Goal: a platform others can build on.

  • First-party skill / agent ecosystem with a stable contract and signed skill packages.
  • Model manager with a curated, verified model catalog (hash-pinned, licence-tagged).
  • Graphical wallet UX for on-device key management.
  • Community governance maturation: documented maintainer ladder, ADR process in steady use, security response playbook exercised at least once.
  • Measurable: 25+ third-party skills published; < 48h median triage time on security reports.

H3 — 18+ months

Goal: a category, not a project.

  • Dedicated low-cost PAI hardware reference design (open schematic, commodity parts, target BOM under $100).
  • Offline model-update distribution (sneakernet-friendly signed bundles for regions with poor connectivity).
  • i18n across UI and documentation; accessibility audit passed.
  • Plug-in ecosystem for peripherals (hardware tokens, cameras, sensors) with a stable ABI.

3. Resource model

  • People. Volunteer maintainers. A documented ladder from contributor to maintainer. Succession is planned, not assumed.
  • Money. Optional sponsorships and donations, disclosed publicly. Funds go, in priority order, to: (1) infrastructure (build, signing, mirrors), (2) security audits, (3) hardware for testing and CI. Not marketing, not conference junkets, not salaries without a community vote.
  • No VC. Equity investment is incompatible with the mission.

4. Partnerships we seek

  • Journalism organisations who issue field devices to reporters.
  • Digital-rights NGOs (EFF, Privacy International, local equivalents).
  • Universities, especially for independent security review and usability research.
  • Privacy-respecting hardware vendors willing to ship reference hardware without bundled spyware.

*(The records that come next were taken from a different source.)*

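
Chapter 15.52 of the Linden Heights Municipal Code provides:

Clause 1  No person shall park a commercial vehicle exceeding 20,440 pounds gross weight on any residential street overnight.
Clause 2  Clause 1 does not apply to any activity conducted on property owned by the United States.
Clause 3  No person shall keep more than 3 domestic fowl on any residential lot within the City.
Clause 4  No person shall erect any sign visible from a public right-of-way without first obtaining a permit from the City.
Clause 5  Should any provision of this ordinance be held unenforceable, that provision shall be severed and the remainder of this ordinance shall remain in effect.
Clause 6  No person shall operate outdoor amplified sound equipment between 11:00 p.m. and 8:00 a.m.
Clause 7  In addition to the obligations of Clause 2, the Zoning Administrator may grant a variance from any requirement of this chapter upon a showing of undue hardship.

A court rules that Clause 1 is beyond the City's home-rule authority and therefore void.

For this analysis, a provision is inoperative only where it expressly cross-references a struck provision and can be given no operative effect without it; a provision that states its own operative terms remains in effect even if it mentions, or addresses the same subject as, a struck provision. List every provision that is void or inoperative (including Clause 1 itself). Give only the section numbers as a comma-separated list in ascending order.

Clause 1 is struck. Clause 2 merely fixes the public-property exemption from Clause 1; with Clause 1 gone it has nothing to operate on and falls away. Clause 7 mentions Clause 2 but its own obligation stands independently of Clause 2, so Clause 7 is not affected. Clause 5 is a severability clause and preserves every provision that can still be given independent effect. The provisions still in force are Clause 3, Clause 4, Clause 5, Clause 6, and Clause 7.

1, 2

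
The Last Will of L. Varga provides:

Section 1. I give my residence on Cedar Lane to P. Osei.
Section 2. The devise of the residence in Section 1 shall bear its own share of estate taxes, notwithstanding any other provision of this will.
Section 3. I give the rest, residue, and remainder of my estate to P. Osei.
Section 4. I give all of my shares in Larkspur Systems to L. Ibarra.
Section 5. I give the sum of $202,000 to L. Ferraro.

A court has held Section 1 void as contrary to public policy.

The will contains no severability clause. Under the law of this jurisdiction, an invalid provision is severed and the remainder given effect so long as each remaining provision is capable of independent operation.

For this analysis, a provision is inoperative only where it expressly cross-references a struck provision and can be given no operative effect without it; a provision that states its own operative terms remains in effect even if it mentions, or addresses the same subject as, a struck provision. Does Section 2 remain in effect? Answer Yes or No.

Section 1 is struck. Section 2 operates only by reference to Section 1, so it falls with Section 1. With no severability clause, the stated default rule severs what cannot stand and enforces each remaining provision that can operate on its own. Section 3, Section 4, and Section 5 remain in effect. Section 2 is among the inoperative provisions, so the answer is no.

No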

We do not seek partnerships with entities whose business model depends on collecting user data, regardless of brand or budget.

5. Risks and mitigations

Risk Mitigation
Upstream Debian diverges or slows Pin to stable; document the minimal patch set; be prepared to track a different base (e.g. a reproducible-Debian derivative) if required.
Ollama (or any single inference runtime) loses momentum Keep the model-runner boundary abstract; support at least one alternative runtime in tree.
Legal pressure in certain jurisdictions Distribute through multiple mirrors; keep builds reproducible so any party can verify and rehost; document the build from source path so the project survives takedowns.
Maintainer burnout Ladder + succession plan; hard cap on on-call expectations; fund audits so volunteers are not the last line of defence.
Model licence drift (weights relicensed or withdrawn) Catalog is hash-pinned; licences recorded at inclusion time; users can continue using what they have even if upstream changes terms.
Supply-chain attack on build infra Reproducible builds; multi-party signing for releases; at least two independent mirrors.

6. How to change this document

Material changes go through an ADR (Architecture Decision Record) in docs/adr/. Open a PR with the ADR and the proposed diff to this file. Merge requires two maintainer approvals and a 7-day comment window. Minor edits (typos, link fixes) may be merged normally.